Michel de Poncins écrit les flashes du Tocqueville Magazine et est l'auteur de quelques livres.

 
 

LE TGV ROULE SUR LA
PAUPÉRISATION DE LA FRANCE

 

par Michel de Poncins

 

          La SNCF fête les 25 ans du TGV. Au risque de surprendre, nous sommes obligés d’écrire que c'est un triste anniversaire. Il n'est pas question, certes, de discuter le plaisir de prendre ces trains, mais ils jouent un rôle majeur dans la ruine de la SNCF et par conséquent la paupérisation de la France tout entière. Cela n'empêche pas la presse de prétendre que le TGV nous est « envié par le monde entier » et d’ajouter d’une façon mensongère qu’il est source de profits pour la SNCF.

 

          Remettons les pendules à l’heure.
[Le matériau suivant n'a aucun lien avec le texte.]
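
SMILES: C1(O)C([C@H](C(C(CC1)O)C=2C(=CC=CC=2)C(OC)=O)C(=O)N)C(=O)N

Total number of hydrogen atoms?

Hydrogens are implicit in SMILES; fill each atom to its normal valence:
  5 × C: 1 H each → 5
  4 × C (aromatic): 1 H each → 4
  4 × O: no H
  3 × C: no H
  2 × C: 2 H each → 4
  2 × C (aromatic): no H
  2 × N: 2 H each → 4
  2 × O: 1 H each → 2
  1 × C: 3 H
  Total hydrogens = 22.

22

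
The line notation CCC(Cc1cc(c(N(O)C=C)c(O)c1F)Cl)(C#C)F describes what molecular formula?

C14H14ClF2NO2

Heavy atoms from the SMILES: 14 C, 1 Cl, 2 F, 1 N, 2 O.
Implicit hydrogens by atom environment:
  5 × C (aromatic): no H
  3 × C: 2 H each → 6
  2 × C: 1 H each → 2
  2 × C: no H
  2 × F: no H
  2 × O: 1 H each → 2
  1 × C: 3 H
  1 × C (aromatic): 1 H
  1 × Cl: no H
  1 × N: no H
  Total hydrogens = 14.
Molecular formula: C14H14ClF2NO2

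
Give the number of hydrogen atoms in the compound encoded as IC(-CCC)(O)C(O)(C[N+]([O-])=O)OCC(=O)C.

16

Hydrogens are implicit in SMILES; fill each atom to its normal valence:
  4 × C: 2 H each → 8
  3 × C: no H
  3 × O: no H
  2 × C: 3 H each → 6
  2 × O: 1 H each → 2
  1 × I: no H
  1 × N (charge +1): no H
  1 × O (charge -1): no H
  Total hydrogens = 16.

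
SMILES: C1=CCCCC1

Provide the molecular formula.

Heavy atoms from the SMILES: 6 C.
Implicit hydrogens by atom environment:
  4 × C: 2 H each → 8
  2 × C: 1 H each → 2
  Total hydrogens = 10.
Molecular formula: C6H10

C6H10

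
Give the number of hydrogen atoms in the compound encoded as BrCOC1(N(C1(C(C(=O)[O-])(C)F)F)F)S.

6

Hydrogens are implicit in SMILES; fill each atom to its normal valence:
  4 × C: no H
  3 × F: no H
  2 × O: no H
  1 × Br: no H
  1 × C: 3 H
  1 × C: 2 H
  1 × N: no H
  1 × O (charge -1): no H
  1 × S: 1 H
  Total hydrogens = 6.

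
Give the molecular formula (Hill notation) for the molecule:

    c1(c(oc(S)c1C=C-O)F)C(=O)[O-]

C7H4FO4S-

Heavy atoms from the SMILES: 7 C, 1 F, 4 O, 1 S.
Implicit hydrogens by atom environment:
  4 × C (aromatic): no H
  2 × C: 1 H each → 2
  1 × C: no H
  1 × F: no H
  1 × O: 1 H
  1 × O (aromatic): no H
  1 × O: no H
  1 × O (charge -1): no H
  1 × S: 1 H
  Total hydrogens = 4.
Net charge -1.
Molecular formula: C7H4FO4S-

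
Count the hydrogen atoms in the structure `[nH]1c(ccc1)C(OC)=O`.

Hydrogens are implicit in SMILES; fill each atom to its normal valence:
  3 × C (aromatic): 1 H each → 3
  2 × O: no H
  1 × C: 3 H
  1 × C (aromatic): no H
  1 × C: no H
  1 × N (aromatic): 1 H
  Total hydrogens = 7.

7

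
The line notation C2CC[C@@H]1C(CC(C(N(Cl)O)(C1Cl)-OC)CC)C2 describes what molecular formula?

C13H23Cl2NO2

Heavy atoms from the SMILES: 13 C, 2 Cl, 1 N, 2 O.
Implicit hydrogens by atom environment:
  6 × C: 2 H each → 12
  4 × C: 1 H each → 4
  2 × C: 3 H each → 6
  2 × Cl: no H
  1 × C: no H
  1 × N: no H
  1 × O: 1 H
  1 × O: no H
  Total hydrogens = 23.
Molecular formula: C13H23Cl2NO2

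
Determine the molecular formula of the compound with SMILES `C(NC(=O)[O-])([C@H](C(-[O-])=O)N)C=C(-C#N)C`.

Heavy atoms from the SMILES: 8 C, 3 N, 4 O.
Implicit hydrogens by atom environment:
  4 × C: no H
  3 × C: 1 H each → 3
  2 × O: no H
  2 × O (charge -1): no H
  1 × C: 3 H
  1 × N: 2 H
  1 × N: 1 H
  1 × N: no H
  Total hydrogens = 9.
Net charge -2.
Molecular formula: [C8H9N3O4]2-

[C8H9N3O4]2-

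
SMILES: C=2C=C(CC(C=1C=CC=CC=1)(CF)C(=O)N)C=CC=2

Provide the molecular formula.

C16H16FNO

Heavy atoms from the SMILES: 16 C, 1 F, 1 N, 1 O.
Implicit hydrogens by atom environment:
  10 × C (aromatic): 1 H each → 10
  2 × C: 2 H each → 4
  2 × C: no H
  2 × C (aromatic): no H
  1 × F: no H
  1 × N: 2 H
  1 × O: no H
  Total hydrogens = 16.
Molecular formula: C16H16FNO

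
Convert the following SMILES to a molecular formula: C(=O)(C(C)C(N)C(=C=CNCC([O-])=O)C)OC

Heavy atoms from the SMILES: 11 C, 2 N, 4 O.
Implicit hydrogens by atom environment:
  4 × C: no H
  3 × C: 3 H each → 9
  3 × C: 1 H each → 3
  3 × O: no H
  1 × C: 2 H
  1 × N: 2 H
  1 × N: 1 H
  1 × O (charge -1): no H
  Total hydrogens = 17.
Net charge -1.
Molecular formula: C11H17N2O4-

C11H17N2O4-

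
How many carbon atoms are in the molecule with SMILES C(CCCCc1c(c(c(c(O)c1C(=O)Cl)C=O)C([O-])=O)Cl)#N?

The symbol for carbon appears 14 times in the SMILES. Lowercase c denotes aromatic carbon and counts toward C.

14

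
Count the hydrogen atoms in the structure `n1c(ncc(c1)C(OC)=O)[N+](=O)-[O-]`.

Hydrogens are implicit in SMILES; fill each atom to its normal valence:
  3 × O: no H
  2 × C (aromatic): 1 H each → 2
  2 × C (aromatic): no H
  2 × N (aromatic): no H
  1 × C: 3 H
  1 × C: no H
  1 × N (charge +1): no H
  1 × O (charge -1): no H
  Total hydrogens = 5.

5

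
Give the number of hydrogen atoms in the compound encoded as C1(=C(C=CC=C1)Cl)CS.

7

Hydrogens are implicit in SMILES; fill each atom to its normal valence:
  4 × C (aromatic): 1 H each → 4
  2 × C (aromatic): no H
  1 × C: 2 H
  1 × Cl: no H
  1 × S: 1 H
  Total hydrogens = 7.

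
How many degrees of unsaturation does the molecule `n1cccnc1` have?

4

Molecular formula from the SMILES: C4H4N2.
DoU = (2C + 2 + N − H − X)/2 = (2·4 + 2 + 2 − 4 − 0)/2 = 8/2 = 4.
(Structurally: 1 ring(s) + 3 π bond(s) = 4.)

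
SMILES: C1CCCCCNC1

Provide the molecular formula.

Heavy atoms from the SMILES: 7 C, 1 N.
Implicit hydrogens by atom environment:
  7 × C: 2 H each → 14
  1 × N: 1 H
  Total hydrogens = 15.
Molecular formula: C7H15N

C7H15N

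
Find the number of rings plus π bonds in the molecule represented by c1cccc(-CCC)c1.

4

Molecular formula from the SMILES: C9H12.
DoU = (2C + 2 + N − H − X)/2 = (2·9 + 2 + 0 − 12 − 0)/2 = 8/2 = 4.
(Structurally: 1 ring(s) + 3 π bond(s) = 4.)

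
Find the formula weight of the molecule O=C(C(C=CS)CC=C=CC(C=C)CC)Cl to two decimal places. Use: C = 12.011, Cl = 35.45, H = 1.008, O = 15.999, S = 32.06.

Molecular formula: C13H17ClOS.
M = 13×12.011 + 1×35.45 + 17×1.008 + 1×15.999 + 1×32.06 = 256.79 g/mol.

256.79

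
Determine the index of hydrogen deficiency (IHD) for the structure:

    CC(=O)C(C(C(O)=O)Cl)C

2

Molecular formula from the SMILES: C6H9ClO3.
DoU = (2C + 2 + N − H − X)/2 = (2·6 + 2 + 0 − 9 − 1)/2 = 4/2 = 2.
(Structurally: 0 ring(s) + 2 π bond(s) = 2.)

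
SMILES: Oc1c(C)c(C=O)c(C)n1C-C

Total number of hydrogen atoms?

Hydrogens are implicit in SMILES; fill each atom to its normal valence:
  4 × C (aromatic): no H
  3 × C: 3 H each → 9
  1 × C: 2 H
  1 × C: 1 H
  1 × N (aromatic): no H
  1 × O: 1 H
  1 × O: no H
  Total hydrogens = 13.

13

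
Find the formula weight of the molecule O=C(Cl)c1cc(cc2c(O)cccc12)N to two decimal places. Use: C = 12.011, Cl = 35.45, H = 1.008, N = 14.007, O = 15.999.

221.64

Molecular formula: C11H8ClNO2.
M = 11×12.011 + 1×35.45 + 8×1.008 + 1×14.007 + 2×15.999 = 221.64 g/mol.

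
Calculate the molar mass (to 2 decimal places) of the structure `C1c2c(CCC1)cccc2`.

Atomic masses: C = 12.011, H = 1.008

Molecular formula: C10H12.
M = 10×12.011 + 12×1.008 = 132.21 g/mol.

132.21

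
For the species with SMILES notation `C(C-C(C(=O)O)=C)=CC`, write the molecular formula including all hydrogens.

C7H10O2

Heavy atoms from the SMILES: 7 C, 2 O.
Implicit hydrogens by atom environment:
  2 × C: 2 H each → 4
  2 × C: 1 H each → 2
  2 × C: no H
  1 × C: 3 H
  1 × O: 1 H
  1 × O: no H
  Total hydrogens = 10.
Molecular formula: C7H10O2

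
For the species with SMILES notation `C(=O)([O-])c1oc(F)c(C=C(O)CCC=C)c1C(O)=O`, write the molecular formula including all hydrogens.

Heavy atoms from the SMILES: 12 C, 1 F, 6 O.
Implicit hydrogens by atom environment:
  4 × C (aromatic): no H
  3 × C: 2 H each → 6
  3 × C: no H
  2 × C: 1 H each → 2
  2 × O: 1 H each → 2
  2 × O: no H
  1 × F: no H
  1 × O (aromatic): no H
  1 × O (charge -1): no H
  Total hydrogens = 10.
Net charge -1.
Molecular formula: C12H10FO6-

C12H10FO6-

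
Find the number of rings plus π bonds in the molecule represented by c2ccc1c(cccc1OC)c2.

7

Molecular formula from the SMILES: C11H10O.
DoU = (2C + 2 + N − H − X)/2 = (2·11 + 2 + 0 − 10 − 0)/2 = 14/2 = 7.
(Structurally: 2 ring(s) + 5 π bond(s) = 7.)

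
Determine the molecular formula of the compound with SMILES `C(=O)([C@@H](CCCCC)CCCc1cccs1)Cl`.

C14H21ClOS

Heavy atoms from the SMILES: 14 C, 1 Cl, 1 O, 1 S.
Implicit hydrogens by atom environment:
  7 × C: 2 H each → 14
  3 × C (aromatic): 1 H each → 3
  1 × C: 3 H
  1 × C: 1 H
  1 × C (aromatic): no H
  1 × C: no H
  1 × Cl: no H
  1 × O: no H
  1 × S (aromatic): no H
  Total hydrogens = 21.
Molecular formula: C14H21ClOS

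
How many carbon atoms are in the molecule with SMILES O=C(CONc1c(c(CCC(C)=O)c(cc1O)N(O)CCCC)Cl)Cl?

The symbol for carbon appears 16 times in the SMILES. Lowercase c denotes aromatic carbon and counts toward C.

16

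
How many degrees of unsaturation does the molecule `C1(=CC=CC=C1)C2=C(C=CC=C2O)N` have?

Molecular formula from the SMILES: C12H11NO.
DoU = (2C + 2 + N − H − X)/2 = (2·12 + 2 + 1 − 11 − 0)/2 = 16/2 = 8.
(Structurally: 2 ring(s) + 6 π bond(s) = 8.)

8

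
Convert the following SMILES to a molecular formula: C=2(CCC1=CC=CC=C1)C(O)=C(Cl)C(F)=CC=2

C14H12ClFO

Heavy atoms from the SMILES: 14 C, 1 Cl, 1 F, 1 O.
Implicit hydrogens by atom environment:
  7 × C (aromatic): 1 H each → 7
  5 × C (aromatic): no H
  2 × C: 2 H each → 4
  1 × Cl: no H
  1 × F: no H
  1 × O: 1 H
  Total hydrogens = 12.
Molecular formula: C14H12ClFO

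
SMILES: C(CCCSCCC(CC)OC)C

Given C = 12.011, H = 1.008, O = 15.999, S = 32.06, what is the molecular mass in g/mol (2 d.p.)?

204.37

Molecular formula: C11H24OS.
M = 11×12.011 + 24×1.008 + 1×15.999 + 1×32.06 = 204.37 g/mol.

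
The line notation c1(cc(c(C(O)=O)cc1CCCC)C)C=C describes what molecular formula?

Heavy atoms from the SMILES: 14 C, 2 O.
Implicit hydrogens by atom environment:
  4 × C: 2 H each → 8
  4 × C (aromatic): no H
  2 × C: 3 H each → 6
  2 × C (aromatic): 1 H each → 2
  1 × C: 1 H
  1 × C: no H
  1 × O: 1 H
  1 × O: no H
  Total hydrogens = 18.
Molecular formula: C14H18O2

C14H18O2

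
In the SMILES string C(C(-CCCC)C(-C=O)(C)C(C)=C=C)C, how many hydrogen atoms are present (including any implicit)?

24

Hydrogens are implicit in SMILES; fill each atom to its normal valence:
  5 × C: 2 H each → 10
  4 × C: 3 H each → 12
  3 × C: no H
  2 × C: 1 H each → 2
  1 × O: no H
  Total hydrogens = 24.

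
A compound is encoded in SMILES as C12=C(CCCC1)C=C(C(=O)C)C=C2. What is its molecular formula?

Heavy atoms from the SMILES: 12 C, 1 O.
Implicit hydrogens by atom environment:
  4 × C: 2 H each → 8
  3 × C (aromatic): 1 H each → 3
  3 × C (aromatic): no H
  1 × C: 3 H
  1 × C: no H
  1 × O: no H
  Total hydrogens = 14.
Molecular formula: C12H14O

C12H14O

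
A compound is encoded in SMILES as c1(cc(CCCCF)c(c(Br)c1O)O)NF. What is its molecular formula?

C10H12BrF2NO2

Heavy atoms from the SMILES: 1 Br, 10 C, 2 F, 1 N, 2 O.
Implicit hydrogens by atom environment:
  5 × C (aromatic): no H
  4 × C: 2 H each → 8
  2 × F: no H
  2 × O: 1 H each → 2
  1 × Br: no H
  1 × C (aromatic): 1 H
  1 × N: 1 H
  Total hydrogens = 12.
Molecular formula: C10H12BrF2NO2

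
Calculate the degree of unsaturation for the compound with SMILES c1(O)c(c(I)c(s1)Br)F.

Molecular formula from the SMILES: C4HBrFIOS.
DoU = (2C + 2 + N − H − X)/2 = (2·4 + 2 + 0 − 1 − 3)/2 = 6/2 = 3.
(Structurally: 1 ring(s) + 2 π bond(s) = 3.)

3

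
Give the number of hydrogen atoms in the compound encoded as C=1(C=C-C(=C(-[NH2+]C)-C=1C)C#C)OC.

Hydrogens are implicit in SMILES; fill each atom to its normal valence:
  4 × C (aromatic): no H
  3 × C: 3 H each → 9
  2 × C (aromatic): 1 H each → 2
  1 × C: 1 H
  1 × C: no H
  1 × N (charge +1): 2 H
  1 × O: no H
  Total hydrogens = 14.

14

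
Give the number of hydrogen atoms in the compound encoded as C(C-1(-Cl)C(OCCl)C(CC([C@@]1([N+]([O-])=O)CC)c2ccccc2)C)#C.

Hydrogens are implicit in SMILES; fill each atom to its normal valence:
  5 × C (aromatic): 1 H each → 5
  4 × C: 1 H each → 4
  3 × C: 2 H each → 6
  3 × C: no H
  2 × C: 3 H each → 6
  2 × Cl: no H
  2 × O: no H
  1 × C (aromatic): no H
  1 × N (charge +1): no H
  1 × O (charge -1): no H
  Total hydrogens = 21.

21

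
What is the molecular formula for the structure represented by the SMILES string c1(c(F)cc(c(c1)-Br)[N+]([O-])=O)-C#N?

Heavy atoms from the SMILES: 1 Br, 7 C, 1 F, 2 N, 2 O.
Implicit hydrogens by atom environment:
  4 × C (aromatic): no H
  2 × C (aromatic): 1 H each → 2
  1 × Br: no H
  1 × C: no H
  1 × F: no H
  1 × N: no H
  1 × N (charge +1): no H
  1 × O: no H
  1 × O (charge -1): no H
  Total hydrogens = 2.
Molecular formula: C7H2BrFN2O2

C7H2BrFN2O2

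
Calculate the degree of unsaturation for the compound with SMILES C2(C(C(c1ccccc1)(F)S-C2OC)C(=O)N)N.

6

Molecular formula from the SMILES: C12H15FN2O2S.
DoU = (2C + 2 + N − H − X)/2 = (2·12 + 2 + 2 − 15 − 1)/2 = 12/2 = 6.
(Structurally: 2 ring(s) + 4 π bond(s) = 6.)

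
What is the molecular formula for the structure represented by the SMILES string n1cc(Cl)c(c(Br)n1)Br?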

          En 1997, prit place la séparation de la SNCF en deux: d’un côté, sous le nom de Réseau Ferré de France ou RFF, les investissements dans les infrastructures et, de l’autre, le fonctionnement des transports de voyageurs et de marchandises.

          L’objectif était d’isoler le passé représenté par des dettes abyssales et de masquer ainsi la faillite réelle, en espérant que le reste, à savoir l’exploitation, repartirait du bon pied. En fait, comme la Cour des comptes l’a montré, il sera pratiquement impossible de sortir de décennies de chaos et de gaspillage.

          La facture des TGV est nommément accusée dans ses rapports: « Le lourd endettement de la SNCF induit principalement par les investissements considérables effectués pour construire et équiper les lignes nouvelles à grande vitesse. » Signalons en passant que ces investissements ont favorisé la firme Alstom, autre monstre étatique ou paraétatique ruineux pour la France.

          Ces investissements ont-ils été rentables? S’ils l’avaient été, l’énormité des chiffres aurait dû conduire à des bénéfices considérables et à un redressement spectaculaire de l’exploitation ferroviaire en France. La réalité est que la situation de l’ensemble SNCF plus RFF n’est pas du tout satisfaisante et constitue un vrai boulet financier pour la nation.

          La Cour écrit: « Le taux de rentabilité financière qui mesure la rentabilité des ressources durables de l’entreprise est de 1,8% en 2002. » C’est vraiment la déroute.

          L’une des causes est justement l’opération TGV, dont les comptes ne seront jamais vraiment faits, et qui se traduit en particulier par des frais financiers gigantesques.

          En plus, la séparation s’est faite dans le désordre. Si les immobilisations ont bien été transférées à RFF, les dettes sont restées pour des raisons obscures dans le bilan de la SNCF avec en contrepartie une créance sur RFF: la clarté n’était pas au rendez-vous.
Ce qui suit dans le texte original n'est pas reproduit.